In order to get the best out of the template:

  • Please don't remove any lines from the .gitignore file we provide
  • Make sure your results can be reproduced by following a data engineering convention, e.g. the one we suggest here
  • Don't commit any data to your repository
  • Don't commit any credentials or local configuration to your repository
  • Keep all credentials or local configuration in conf/local/

Copyright and Notices

The ML-airport-estimated-ON code is released under the NASA Open Source Agreement Version 1.3 license

Notices

Copyright © 2021 United States Government as represented by the Administrator of the National Aeronautics and Space Administration. All Rights Reserved.

Disclaimers

No Warranty: THE SUBJECT SOFTWARE IS PROVIDED "AS IS" WITHOUT ANY WARRANTY OF ANY KIND, EITHER EXPRESSED, IMPLIED, OR STATUTORY, INCLUDING, BUT NOT LIMITED TO, ANY WARRANTY THAT THE SUBJECT SOFTWARE WILL CONFORM TO SPECIFICATIONS, ANY IMPLIED WARRANTIES OF MERCHANTABILITY, FITNESS FOR A PARTICULAR PURPOSE, OR FREEDOM FROM INFRINGEMENT, ANY WARRANTY THAT THE SUBJECT SOFTWARE WILL BE ERROR FREE, OR ANY WARRANTY THAT DOCUMENTATION, IF PROVIDED, WILL CONFORM TO THE SUBJECT SOFTWARE. THIS AGREEMENT DOES NOT, IN ANY MANNER, CONSTITUTE AN ENDORSEMENT BY GOVERNMENT AGENCY OR ANY PRIOR RECIPIENT OF ANY RESULTS, RESULTING DESIGNS, HARDWARE, SOFTWARE PRODUCTS OR ANY OTHER APPLICATIONS RESULTING FROM USE OF THE SUBJECT SOFTWARE. FURTHER, GOVERNMENT AGENCY DISCLAIMS ALL WARRANTIES AND LIABILITIES REGARDING THIRD-PARTY SOFTWARE, IF PRESENT IN THE ORIGINAL SOFTWARE, AND DISTRIBUTES IT "AS IS."

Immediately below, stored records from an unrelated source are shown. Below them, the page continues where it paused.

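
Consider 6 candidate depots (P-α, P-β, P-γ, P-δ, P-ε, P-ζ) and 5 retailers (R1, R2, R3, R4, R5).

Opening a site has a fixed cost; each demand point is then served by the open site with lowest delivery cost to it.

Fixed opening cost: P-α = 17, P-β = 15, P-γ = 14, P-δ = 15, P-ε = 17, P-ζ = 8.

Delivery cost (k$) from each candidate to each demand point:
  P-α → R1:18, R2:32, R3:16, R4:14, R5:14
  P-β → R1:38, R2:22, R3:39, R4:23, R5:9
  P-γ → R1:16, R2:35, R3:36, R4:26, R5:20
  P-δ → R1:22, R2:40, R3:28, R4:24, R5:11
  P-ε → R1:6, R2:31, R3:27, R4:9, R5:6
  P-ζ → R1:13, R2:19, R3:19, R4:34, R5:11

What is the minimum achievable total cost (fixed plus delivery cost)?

Open {P-ε, P-ζ}: assign each demand point to its cheapest open site.
  R1→P-ε 6, R2→P-ζ 19, R3→P-ζ 19, R4→P-ε 9, R5→P-ε 6
  delivery cost 59, fixed 25 → total 84.
Compare {P-ε}: delivery cost 79 + fixed 17 = 96.
Compare {P-α, P-ζ}: delivery cost 73 + fixed 25 = 98.
Compare {P-α, P-ε, P-ζ}: delivery cost 56 + fixed 42 = 98.
All other subsets cost ≥ 96. Minimum total cost: 84.

84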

Waiver and Indemnity: RECIPIENT AGREES TO WAIVE ANY AND ALL CLAIMS AGAINST THE UNITED STATES GOVERNMENT, ITS CONTRACTORS AND SUBCONTRACTORS, AS WELL AS ANY PRIOR RECIPIENT. IF RECIPIENT'S USE OF THE SUBJECT SOFTWARE RESULTS IN ANY LIABILITIES, DEMANDS, DAMAGES, EXPENSES OR LOSSES ARISING FROM SUCH USE, INCLUDING ANY DAMAGES FROM PRODUCTS BASED ON, OR RESULTING FROM, RECIPIENT'S USE OF THE SUBJECT SOFTWARE, RECIPIENT SHALL INDEMNIFY AND HOLD HARMLESS THE UNITED STATES GOVERNMENT, ITS CONTRACTORS AND SUBCONTRACTORS, AS WELL AS ANY PRIOR RECIPIENT, TO THE EXTENT PERMITTED BY LAW. RECIPIENT'S SOLE REMEDY FOR ANY SUCH MATTER SHALL BE THE IMMEDIATE, UNILATERAL TERMINATION OF THIS AGREEMENT.